Conclui-se que o pragmatismo, diferentemente do pensamento marcado pelo positivismo, considera o pensamento reflexivo como fruto do enfrentamento com situações problemáticas e gerador, a cada momento, de formas momentaneamente mais adequadas e não

padronizadas para enfrentar tais situações. Não haveria, portanto, uma linha de evolução necessária ou previsível (AMARAL, 1990 apud CAVALIERE, 2010).

Nesse sentido fica claro que existe sim, uma dificuldade de lidar com a obra de Anísio Teixeira, que é justamente a sua constante espontaneidade. Essa espontaneidade permite que se enxergue o desenrolar de seu pensamento, não apenas ao longo de sua obra, mas dentro de cada texto, com suas idas e vindas e suas contradições.
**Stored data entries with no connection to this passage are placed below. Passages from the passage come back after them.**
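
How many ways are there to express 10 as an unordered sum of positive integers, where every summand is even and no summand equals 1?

The partitions of 10 that satisfy the conditions:
10
8, 2
6, 4
6, 2, 2
4, 4, 2
4, 2, 2, 2
2, 2, 2, 2, 2
That's 7 in total.

7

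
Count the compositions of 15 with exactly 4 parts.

364

By stars and bars with positive parts, the count is C(14,3) = 364.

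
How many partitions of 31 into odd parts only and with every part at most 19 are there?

316

Systematic enumeration (by largest part, then next-largest, …) yields 316.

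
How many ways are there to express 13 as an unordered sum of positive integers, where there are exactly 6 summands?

Listing the qualifying partitions of 13:
8, 1, 1, 1, 1, 1
7, 2, 1, 1, 1, 1
6, 3, 1, 1, 1, 1
6, 2, 2, 1, 1, 1
5, 4, 1, 1, 1, 1
5, 3, 2, 1, 1, 1
5, 2, 2, 2, 1, 1
4, 4, 2, 1, 1, 1
4, 3, 3, 1, 1, 1
4, 3, 2, 2, 1, 1
4, 2, 2, 2, 2, 1
3, 3, 3, 2, 1, 1
3, 3, 2, 2, 2, 1
3, 2, 2, 2, 2, 2
Counting gives 14.

14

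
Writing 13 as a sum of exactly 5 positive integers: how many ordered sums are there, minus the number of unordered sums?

Ordered (compositions into 5 parts): C(12,4) = 495.
Partitions of 13 into exactly 5 parts: 18.
Difference: 495 − 18 = 477.

477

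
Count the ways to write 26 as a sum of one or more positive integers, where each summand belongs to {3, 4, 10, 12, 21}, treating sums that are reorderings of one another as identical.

Enumerating:
12+10+4
12+4+4+3+3
10+10+3+3
10+4+4+4+4
10+4+3+3+3+3
4+4+4+4+4+3+3
4+4+3+3+3+3+3+3

7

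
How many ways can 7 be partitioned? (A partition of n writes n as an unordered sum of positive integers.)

Listing the qualifying partitions of 7:
7
6+1
5+2
5+1+1
4+3
4+2+1
4+1+1+1
3+3+1
3+2+2
3+2+1+1
3+1+1+1+1
2+2+2+1
2+2+1+1+1
2+1+1+1+1+1
1+1+1+1+1+1+1
That's 15 in total.

15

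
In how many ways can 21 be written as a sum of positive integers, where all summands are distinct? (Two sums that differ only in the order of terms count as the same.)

Counting exhaustively, 76 partitions satisfy the conditions.

76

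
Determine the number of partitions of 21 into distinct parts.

Systematic enumeration (by largest part, then next-largest, …) yields 76.

76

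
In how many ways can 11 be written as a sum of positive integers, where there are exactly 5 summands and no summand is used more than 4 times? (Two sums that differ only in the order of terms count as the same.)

10

The partitions of 11 that satisfy the conditions:
1+1+1+1+7
1+1+1+2+6
1+1+1+3+5
1+1+2+2+5
1+1+1+4+4
1+1+2+3+4
1+2+2+2+4
1+1+3+3+3
1+2+2+3+3
2+2+2+2+3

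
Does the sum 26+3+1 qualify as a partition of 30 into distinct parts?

The parts sum to 30, and the condition 'all summands are distinct' holds.

Yes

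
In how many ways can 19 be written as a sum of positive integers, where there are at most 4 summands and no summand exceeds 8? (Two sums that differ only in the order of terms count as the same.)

28

A partial list (first 12 by largest part):
3,8,8
1,2,8,8
4,7,8
1,3,7,8
2,2,7,8
5,6,8
1,4,6,8
2,3,6,8
1,5,5,8
2,4,5,8
3,3,5,8
3,4,4,8
…and 16 more, for 28 total.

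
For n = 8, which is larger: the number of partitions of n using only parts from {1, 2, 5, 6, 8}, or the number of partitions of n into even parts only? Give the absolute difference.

Partitions of 8 using only parts from {1, 2, 5, 6, 8}: 10.
Partitions of 8 into even parts only: 5.
|10 − 5| = 5.

5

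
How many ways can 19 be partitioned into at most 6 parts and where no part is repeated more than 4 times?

232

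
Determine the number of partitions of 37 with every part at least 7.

63

A partial list (first 12 by largest part):
37
30,7
29,8
28,9
27,10
26,11
25,12
24,13
23,14
23,7,7
22,15
22,8,7
…and 51 more, for 63 total.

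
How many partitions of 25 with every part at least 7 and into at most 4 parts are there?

11

Enumerating:
25
18, 7
17, 8
16, 9
15, 10
14, 11
13, 12
11, 7, 7
10, 8, 7
9, 9, 7
9, 8, 8
That's 11 in total.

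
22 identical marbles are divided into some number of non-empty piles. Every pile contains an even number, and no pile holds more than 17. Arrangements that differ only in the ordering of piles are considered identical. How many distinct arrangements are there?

52

There are too many to list fully; the first 12 (by largest part) are:
6,16
2,4,16
2,2,2,16
8,14
2,6,14
4,4,14
2,2,4,14
2,2,2,2,14
10,12
2,8,12
4,6,12
2,2,6,12
…and 40 more, for 52 total.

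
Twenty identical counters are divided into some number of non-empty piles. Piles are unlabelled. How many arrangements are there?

Enumerating by decreasing first part gives 627 partitions in all.

627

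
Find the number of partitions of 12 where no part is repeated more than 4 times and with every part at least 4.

5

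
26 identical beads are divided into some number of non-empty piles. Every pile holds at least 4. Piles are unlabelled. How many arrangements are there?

There are too many to list fully; the first 12 (by largest part) are:
26
22+4
21+5
20+6
19+7
18+8
18+4+4
17+9
17+5+4
16+10
16+6+4
16+5+5
…and 58 more, for 70 total.

70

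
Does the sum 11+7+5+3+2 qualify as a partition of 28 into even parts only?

No

The parts sum to 28, and the condition 'every summand is even' is violated.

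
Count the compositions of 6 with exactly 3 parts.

A composition of 6 into 3 positive parts is chosen by placing 2 dividers among the 5 gaps between 6 units: C(5,2) = 10.

10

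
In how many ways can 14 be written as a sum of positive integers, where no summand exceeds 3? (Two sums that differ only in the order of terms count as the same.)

Listing the qualifying partitions of 14:
3+3+3+3+2
3+3+3+3+1+1
3+3+3+2+2+1
3+3+3+2+1+1+1
3+3+3+1+1+1+1+1
3+3+2+2+2+2
3+3+2+2+2+1+1
3+3+2+2+1+1+1+1
3+3+2+1+1+1+1+1+1
3+3+1+1+1+1+1+1+1+1
3+2+2+2+2+2+1
3+2+2+2+2+1+1+1
3+2+2+2+1+1+1+1+1
3+2+2+1+1+1+1+1+1+1
3+2+1+1+1+1+1+1+1+1+1
3+1+1+1+1+1+1+1+1+1+1+1
2+2+2+2+2+2+2
2+2+2+2+2+2+1+1
2+2+2+2+2+1+1+1+1
2+2+2+2+1+1+1+1+1+1
2+2+2+1+1+1+1+1+1+1+1
2+2+1+1+1+1+1+1+1+1+1+1
2+1+1+1+1+1+1+1+1+1+1+1+1
1+1+1+1+1+1+1+1+1+1+1+1+1+1

24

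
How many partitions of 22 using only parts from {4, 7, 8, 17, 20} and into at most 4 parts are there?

2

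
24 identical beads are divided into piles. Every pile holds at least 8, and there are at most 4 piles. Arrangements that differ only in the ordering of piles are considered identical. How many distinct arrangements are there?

They are:
24
16+8
15+9
14+10
13+11
12+12
8+8+8

7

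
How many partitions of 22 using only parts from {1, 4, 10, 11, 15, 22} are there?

19

Enumerating:
22
15,4,1,1,1
15,1,1,1,1,1,1,1
11,11
11,10,1
11,4,4,1,1,1
11,4,1,1,1,1,1,1,1
11,1,1,1,1,1,1,1,1,1,1,1
10,10,1,1
10,4,4,4
10,4,4,1,1,1,1
10,4,1,1,1,1,1,1,1,1
10,1,1,1,1,1,1,1,1,1,1,1,1
4,4,4,4,4,1,1
4,4,4,4,1,1,1,1,1,1
4,4,4,1,1,1,1,1,1,1,1,1,1
4,4,1,1,1,1,1,1,1,1,1,1,1,1,1,1
4,1,1,1,1,1,1,1,1,1,1,1,1,1,1,1,1,1,1
1,1,1,1,1,1,1,1,1,1,1,1,1,1,1,1,1,1,1,1,1,1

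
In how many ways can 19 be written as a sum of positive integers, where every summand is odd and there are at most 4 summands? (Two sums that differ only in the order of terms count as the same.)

11

Listing the qualifying partitions of 19:
19
1+1+17
1+3+15
1+5+13
3+3+13
1+7+11
3+5+11
1+9+9
3+7+9
5+5+9
5+7+7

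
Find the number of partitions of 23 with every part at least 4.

39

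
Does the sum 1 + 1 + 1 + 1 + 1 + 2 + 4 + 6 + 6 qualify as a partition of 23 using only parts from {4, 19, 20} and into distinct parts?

No

The parts sum to 23, and the condition 'each summand belongs to {4, 19, 20}' is violated.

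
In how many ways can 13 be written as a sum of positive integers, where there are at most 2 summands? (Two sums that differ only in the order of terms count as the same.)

7

Enumerating:
13
12, 1
11, 2
10, 3
9, 4
8, 5
7, 6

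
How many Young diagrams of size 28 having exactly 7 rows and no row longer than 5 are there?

The partitions of 28 that satisfy the conditions:
5, 5, 5, 5, 5, 2, 1
5, 5, 5, 5, 4, 3, 1
5, 5, 5, 5, 4, 2, 2
5, 5, 5, 5, 3, 3, 2
5, 5, 5, 4, 4, 4, 1
5, 5, 5, 4, 4, 3, 2
5, 5, 5, 4, 3, 3, 3
5, 5, 4, 4, 4, 4, 2
5, 5, 4, 4, 4, 3, 3
5, 4, 4, 4, 4, 4, 3
4, 4, 4, 4, 4, 4, 4
That's 11 in total.

11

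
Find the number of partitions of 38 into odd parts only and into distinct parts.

37

There are too many to list fully; the first 12 (by largest part) are:
37+1
35+3
33+5
31+7
29+9
29+5+3+1
27+11
27+7+3+1
25+13
25+9+3+1
25+7+5+1
23+15
…and 25 more, for 37 total.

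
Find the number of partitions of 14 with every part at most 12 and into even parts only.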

Há certamente muitas ideias e muitas proposições institucionais inovadoras na obra de Anísio Teixeira. Certamente que suas proposições seriam avanços institucionais e políticos naquele momento histórico. Fundamentadas na concepção liberal de indivíduo e de liberdade, na defesa da escola leiga e do espaço público, a obra de Anísio Teixeira seria a materialização de uma escola moderna para o país. No entanto, as condições políticas que se abateram sobre o país e particularmente sobre suas inovações educacionais destroçaram essa possibilidade de avanço histórico.